February 17, 2011 – 9:34 am
by Melanie
I have been doodling spiderwebs this morning. Outside, I don’t think a spider could possible weave in the frozen air, but inside, where I let the house variety roam, they set up shop in the corners of the room, across the windows. I really should dust, I suppose, sweep them out the door and with them their webs, but they don’t bother me nor I them. But the beautiful, spun kind, the ones that catch the spring droplets along their chain, like a draped necklace, those are more than welcome. I think I saw an article the other day in the Times about a guy who traps the webs, mounts them on black paper and between glass, sells them. How strange. The spider’s web beauty comes from its ephemeral nature, its inevitable demise. That its purpose and symmetry all point toward wreckage and snare, to feed the spider patiently waiting. The web marks time. The effort and time taken by the spider to make it (with a spiral flourish in the center!), of its maker waiting until a hapless insect arrives, even the second it takes to bring a spiderweb down.
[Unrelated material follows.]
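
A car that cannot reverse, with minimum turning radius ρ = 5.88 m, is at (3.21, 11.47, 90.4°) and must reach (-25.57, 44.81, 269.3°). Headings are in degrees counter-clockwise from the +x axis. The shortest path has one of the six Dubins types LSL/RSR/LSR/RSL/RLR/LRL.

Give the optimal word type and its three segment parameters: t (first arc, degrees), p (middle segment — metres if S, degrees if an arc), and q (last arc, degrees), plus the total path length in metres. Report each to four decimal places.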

And what about the moment when a person, usually a child, paying attention to the small and quiet things in a garden, says ” hey, look at this!” – is it so difficult to stop, come close and admire the things in life we can not tame or understand?
February 4, 2011 – 10:53 am
by MelanieAfter many years in the works, I am happy to say that Norman Ravvin’s new novel, The Joyful Child, has just been published (Gasperau Press). I’m looking forward to see the illustrations I did for his writing in their final, intended form. Creating the ink drawings first, and then later a series of papercut illustrations, was a pleasure and a challenge. This chance to look again with fresh eyes at the illustrations coincides with my recent move to a new studio space in my home, and with it the task of sorting through old drawings on paper, awkward experiments, good starts unrealized, and the occasional discovery of a work I wouldn’t mind leaving unburied. Many of the works come from my time spent in China, and before that the years I spent in Montreal. It was a different city then, as I am different now. Next month I’ll be back again -after nearly twenty years away- for the launch of Norm’s book at a neighbourhood café. And for this, I am happy to have the illustrations and the city come out of my memory and back into my life.